With advancement of mobile technologies, most built in browsers these days support XHTML-MP (Mobile Profile), the standard designed specifically for mobile devices. cHTML is another standard developed by Japanese mobile manufacturers to support DoCoMo’s i-Mode phones.
XHTML-MP consist fewer elements (Structure ,Texts ,Hypertext ,List ,Forms ,Basic Tables ,Image ,Object Metainformation ,Scripting ,Style Sheet ,Style Attribute ,Link ,Base) and also tighter restriction to enable device browser to handle the web content. Practically all the devices sold today support XHTML. The doctype for XHTML-MP site would begin like
<!DOCTYPE html PUBLIC "-//WAPFORUM//DTD XHTML Mobile 1.0//EN" "http://www.wapforum.org/DTD/xhtml-mobile10.dtd">

You can visit site like http://flickr.com/mob or http://mobile.fandango.com and can look at XHTML-MP coding.

User experience is next important thing and developer should provide easy navigation by providing necessary links to go to top of the page, home page and link to skip the menu and go directly to the content. The long text on mobile website can be painful experience as user will have to do lot of vertical and horizontal scrolling. CSS (News - Alert) can be effectively used to knock off certain text. Use of declaration like .handheldHide {display :none} in handheld stylesheet is enough to filter the content.

Use of few images that too of smaller size is preferred that too in JPEG or GIF format that have high compression ratio. PNG images can be further compressed using OptiPNG tool

Even though some of browsers support Javascript (IE, NetFront, OPenWave) to some degree, use of it should be restricted as debugging of Javascript is difficult.

Tools and Resources

In order to know the shortcomings of different browsers for different standards one can make use of some of the resources mentioned herein.

To test the support of your browser to XHTML and CSS styling you can access http://cameronmoll.com/articles/mobile/mkp/ . The “advanced” page of this site even tests the support of Javascript by browser.

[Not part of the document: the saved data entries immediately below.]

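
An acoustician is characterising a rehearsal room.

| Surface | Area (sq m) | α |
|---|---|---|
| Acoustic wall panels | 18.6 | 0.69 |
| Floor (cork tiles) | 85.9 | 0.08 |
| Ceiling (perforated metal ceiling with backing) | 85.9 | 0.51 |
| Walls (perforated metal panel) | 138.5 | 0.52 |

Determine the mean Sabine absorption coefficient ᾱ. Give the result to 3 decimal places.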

To determine how your device interprets handheld stylesheet you can visit http://htmldog.com/test/handheld.html url from your device.
One can test their own mobile web site to see if it is ready for mobile user on emulator provided at http://mtld.mobi/emulator.php. This site can also be used by developer in checking and validating their markup language.

Different mobile browsers, their capability and on how do they handle real web pages is well explained at http://www.howtocreate.co.uk/operaStuff/devices/. The site concludes with best browser, which has low resource usage and small footprint, that is Opera.

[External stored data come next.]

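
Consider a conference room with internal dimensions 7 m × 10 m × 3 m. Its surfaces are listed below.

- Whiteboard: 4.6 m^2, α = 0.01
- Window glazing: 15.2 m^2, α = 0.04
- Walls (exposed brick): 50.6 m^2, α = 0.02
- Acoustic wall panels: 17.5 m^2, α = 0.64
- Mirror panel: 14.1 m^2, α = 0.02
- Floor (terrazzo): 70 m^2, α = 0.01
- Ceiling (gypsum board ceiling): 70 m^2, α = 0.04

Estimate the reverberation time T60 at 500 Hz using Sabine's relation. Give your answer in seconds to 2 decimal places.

Equivalent absorption area: A = 4.6·0.01 + 15.2·0.04 + 50.6·0.02 + 17.5·0.64 + 14.1·0.02 + 70·0.01 + 70·0.04 = 16.648 m^2.
Room volume: 210 m³.
T = 0.161 V/A = 0.161·210/16.648 = 2.03 s.

2.03 s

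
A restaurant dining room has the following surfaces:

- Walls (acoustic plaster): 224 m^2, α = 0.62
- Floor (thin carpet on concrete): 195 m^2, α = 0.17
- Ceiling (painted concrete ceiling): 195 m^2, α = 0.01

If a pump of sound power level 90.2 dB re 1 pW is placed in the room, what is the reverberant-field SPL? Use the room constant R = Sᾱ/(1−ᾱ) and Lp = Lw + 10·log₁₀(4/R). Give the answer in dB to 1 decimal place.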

The browser capabilities have improved much over the past years and almost all of them have a good support for XHTML. However for optimized experience for mobile user’s one need to design the mobile specific site. To support low end phones one will have to provide both versions of website viz. XHTML-MP and WML. Concept of having one site to force-feed the same content as that displayed on the traditional site without considering different needs and requirements of mobile device could lead to disaster.